24. Then we have politics… Ever since Ronald Reagan, the term “environmentalist”
has been associated with anti-industry, anti-American, liberal extremist views. I remember him saying in a press conference that environmentalists wanted to turn the White House into a “birds nest.” Asked about setting aside forests as wilderness, he replied, "How many trees can you look at?" He and his administration then proceeded to unwind all of the EPA regulations that were perceived to stand in the way of conservative social, cultural, and economic progress. It was probably one of the most successful and destructive propaganda campaigns in U.S. government history to dismantle progressive (and I think now understood to be valuable) land laws and regulation. Movements such as Green Peace, which were an evolution out of the civil rights and anti-war protests, took a reactionary stance and increased their intensity proportional to more extreme government policies. So, this begs the question again about whom and what should be the ultimate expression of preservationist ideals, and what body should enforce them.

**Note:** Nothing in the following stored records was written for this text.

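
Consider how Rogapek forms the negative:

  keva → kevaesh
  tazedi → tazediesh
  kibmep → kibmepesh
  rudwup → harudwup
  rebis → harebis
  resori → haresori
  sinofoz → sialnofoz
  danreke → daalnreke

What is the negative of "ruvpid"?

haruvpid

"ruvpid" begins with r-. The stems beginning with r- (rudwup → harudwup, rebis → harebis, resori → haresori) add the prefix ha-.
The other patterns: stems beginning with k- or t- add -esh; stems beginning with d- or s- insert -al- after the first vowel.
So ruvpid → haruvpid.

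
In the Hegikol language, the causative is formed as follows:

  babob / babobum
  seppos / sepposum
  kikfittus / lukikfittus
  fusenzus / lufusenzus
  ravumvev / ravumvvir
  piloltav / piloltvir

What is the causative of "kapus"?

lukapus

seppos and kikfittus both end in -s yet inflect differently (sepposum, lukikfittus), so the final letter is not what conditions the rule; the last vowel is.
"kapus" has last vowel 'u'. The stems whose last vowel is 'u' (kikfittus → lukikfittus, fusenzus → lufusenzus) add the prefix lu-.
So kapus → lukapus.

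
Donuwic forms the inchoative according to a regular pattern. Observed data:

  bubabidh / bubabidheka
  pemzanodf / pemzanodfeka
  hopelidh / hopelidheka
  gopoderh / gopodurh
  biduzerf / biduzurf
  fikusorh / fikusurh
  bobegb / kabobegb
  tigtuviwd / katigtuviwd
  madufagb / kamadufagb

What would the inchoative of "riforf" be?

bubabidh and gopoderh both end in -h yet inflect differently (bubabidheka, gopodurh), so the final letter is not what conditions the rule; the second-to-last letter is.
"riforf" has second-to-last letter 'r'. The stems whose second-to-last letter is 'r' (gopoderh → gopodurh, biduzerf → biduzurf, fikusorh → fikusurh) change the last vowel to 'u'.
So riforf → rifurf.

rifurf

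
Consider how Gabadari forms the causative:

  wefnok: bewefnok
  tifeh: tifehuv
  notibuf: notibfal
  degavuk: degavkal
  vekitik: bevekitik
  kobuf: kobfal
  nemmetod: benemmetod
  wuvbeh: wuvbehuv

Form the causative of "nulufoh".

benulufoh

degavuk and wefnok both end in -k yet inflect differently (degavkal, bewefnok), so the final letter is not what conditions the rule; the last vowel is.
"nulufoh" has last vowel 'o'. The stems whose last vowel is 'o' (nemmetod → benemmetod, wefnok → bewefnok) add the prefix be-.
The other patterns: stems whose last vowel is 'u' delete the last vowel and add -al; stems whose last vowel is 'e' add -uv.
So nulufoh → benulufoh.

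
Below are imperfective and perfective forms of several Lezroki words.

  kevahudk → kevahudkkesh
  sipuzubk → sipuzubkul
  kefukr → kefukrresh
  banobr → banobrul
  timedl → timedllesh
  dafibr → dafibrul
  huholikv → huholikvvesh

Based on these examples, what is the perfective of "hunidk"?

kefukr and banobr both end in -r yet inflect differently (kefukrresh, banobrul), so the final letter is not what conditions the rule; the second-to-last letter is.
"hunidk" has second-to-last letter 'd'. The stems whose second-to-last letter is 'd' (kevahudk → kevahudkkesh, timedl → timedllesh) double the final consonant and add -esh.
The other pattern: stems whose second-to-last letter is 'b' add -ul.
So hunidk → hunidkkesh.

hunidkkesh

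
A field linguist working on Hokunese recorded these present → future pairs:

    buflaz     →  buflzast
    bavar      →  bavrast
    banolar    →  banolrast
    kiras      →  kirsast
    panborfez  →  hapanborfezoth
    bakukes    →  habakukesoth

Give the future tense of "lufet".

buflaz and panborfez both end in -z yet inflect differently (buflzast, hapanborfezoth), so the final letter is not what conditions the rule; the last vowel is.
"lufet" has last vowel 'e'. The stems whose last vowel is 'e' (panborfez → hapanborfezoth, bakukes → habakukesoth) add ha- … -oth around the stem.
So lufet → halufetoth.

halufetoth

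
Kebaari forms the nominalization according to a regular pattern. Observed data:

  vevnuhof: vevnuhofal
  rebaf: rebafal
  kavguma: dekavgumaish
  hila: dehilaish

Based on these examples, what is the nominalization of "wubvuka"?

dewubvukaish

rebaf and kavguma both have last vowel 'a' yet inflect differently (rebafal, dekavgumaish), so the last vowel is not what conditions the rule; the final letter is.
"wubvuka" ends in -a. The stems ending in -a (kavguma → dekavgumaish, hila → dehilaish) add de- … -ish around the stem.
The other pattern: stems ending in -f add -al.
So wubvuka → dewubvukaish.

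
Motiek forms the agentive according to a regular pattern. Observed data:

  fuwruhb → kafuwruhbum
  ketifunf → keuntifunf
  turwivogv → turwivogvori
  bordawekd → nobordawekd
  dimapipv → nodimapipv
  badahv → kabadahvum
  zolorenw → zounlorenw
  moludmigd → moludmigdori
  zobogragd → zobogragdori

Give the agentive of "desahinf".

badahv and turwivogv both end in -v yet inflect differently (kabadahvum, turwivogvori), so the final letter is not what conditions the rule; the second-to-last letter is.
"desahinf" has second-to-last letter 'n'. The stems whose second-to-last letter is 'n' (zolorenw → zounlorenw, ketifunf → keuntifunf) insert -un- after the first vowel.
So desahinf → deunsahinf.

deunsahinf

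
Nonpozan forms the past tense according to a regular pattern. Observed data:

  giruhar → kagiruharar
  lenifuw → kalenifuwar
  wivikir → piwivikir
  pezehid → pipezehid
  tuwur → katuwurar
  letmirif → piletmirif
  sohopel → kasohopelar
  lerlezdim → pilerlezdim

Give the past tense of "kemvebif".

pikemvebif

wivikir and giruhar both end in -r yet inflect differently (piwivikir, kagiruharar), so the final letter is not what conditions the rule; the last vowel is.
"kemvebif" has last vowel 'i'. The stems whose last vowel is 'i' (wivikir → piwivikir, pezehid → pipezehid, lerlezdim → pilerlezdim) add the prefix pi-.
The other pattern: stems whose last vowel is 'a', 'e' or 'u' add ka- … -ar around the stem.
So kemvebif → pikemvebif.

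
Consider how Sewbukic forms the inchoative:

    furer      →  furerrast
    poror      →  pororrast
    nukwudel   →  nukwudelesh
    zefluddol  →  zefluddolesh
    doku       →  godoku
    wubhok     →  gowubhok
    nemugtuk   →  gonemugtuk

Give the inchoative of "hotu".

gohotu

"hotu" ends in -u. The one such stem in the data (doku → godoku) adds the prefix go-, so the same rule applies.
The other patterns: stems ending in -r double the final consonant and add -ast; stems ending in -l add -esh.
So hotu → gohotu.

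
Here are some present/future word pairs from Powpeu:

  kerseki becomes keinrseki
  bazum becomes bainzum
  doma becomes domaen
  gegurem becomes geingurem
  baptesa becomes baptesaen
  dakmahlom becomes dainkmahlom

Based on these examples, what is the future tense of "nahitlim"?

doma and dakmahlom both begin with d- yet inflect differently (domaen, dainkmahlom), so the first letter is not what conditions the rule; the final letter is.
"nahitlim" ends in -m. The stems ending in -m (dakmahlom → dainkmahlom, bazum → bainzum, gegurem → geingurem) insert -in- after the first vowel.
So nahitlim → nainhitlim.

nainhitlim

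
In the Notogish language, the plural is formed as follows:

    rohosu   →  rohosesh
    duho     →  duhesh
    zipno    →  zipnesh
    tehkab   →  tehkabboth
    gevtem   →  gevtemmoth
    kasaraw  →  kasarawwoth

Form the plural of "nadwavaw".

nadwavawwoth

duho and tehkab both have 2 vowels yet inflect differently (duhesh, tehkabboth), so the number of vowels is not what conditions the rule; whether the stem ends in a vowel or a consonant is.
"nadwavaw" ends in a consonant. The stems ending in a consonant (tehkab → tehkabboth, gevtem → gevtemmoth, kasaraw → kasarawwoth) double the final consonant and add -oth.
The other pattern: stems ending in a vowel drop the final letter and add -esh.
So nadwavaw → nadwavawwoth.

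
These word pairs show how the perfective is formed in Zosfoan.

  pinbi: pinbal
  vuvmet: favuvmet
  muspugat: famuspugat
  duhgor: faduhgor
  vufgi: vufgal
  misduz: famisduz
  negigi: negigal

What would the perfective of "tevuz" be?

vuvmet and vufgi both begin with v- yet inflect differently (favuvmet, vufgal), so the first letter is not what conditions the rule; whether the stem ends in a vowel or a consonant is.
"tevuz" ends in a consonant. The stems ending in a consonant (vuvmet → favuvmet, duhgor → faduhgor, misduz → famisduz) add the prefix fa-.
So tevuz → fatevuz.

fatevuz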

25. Lastly, are the interests, need, and commitment to species preservation also in some ways a vessel for social justice? I find the two almost inseparable. The history of humankind is rife with taking land and resources from one another to serve the interest of the “winning” side. Today, there is very little collective or global agreement, much less cooperation, on conservation policies. It may be demonstrative – and also magnificently ironic – that one of the most successful examples of restored landscape and biodiversity happens to be in the “no man’s land” DMZ border between North and South Korea. Few, if any, human beings set foot in the band that separates the two countries technically still at war and in truce since 1953. This 150 x 2.5 mile swath is a rich and dynamic ecosystem – bountiful like no other place in either of the Koreas – where everything is protected by fences, mines, guns, and uncompromising politics. The two countries are among the world’s worst by way of environmental records, so the safety of endangered species in this case is almost purely accidental and wholly dependent (and sadly ironical) to the continued tensions between the countries. What a statement about the human condition and the future of life on earth.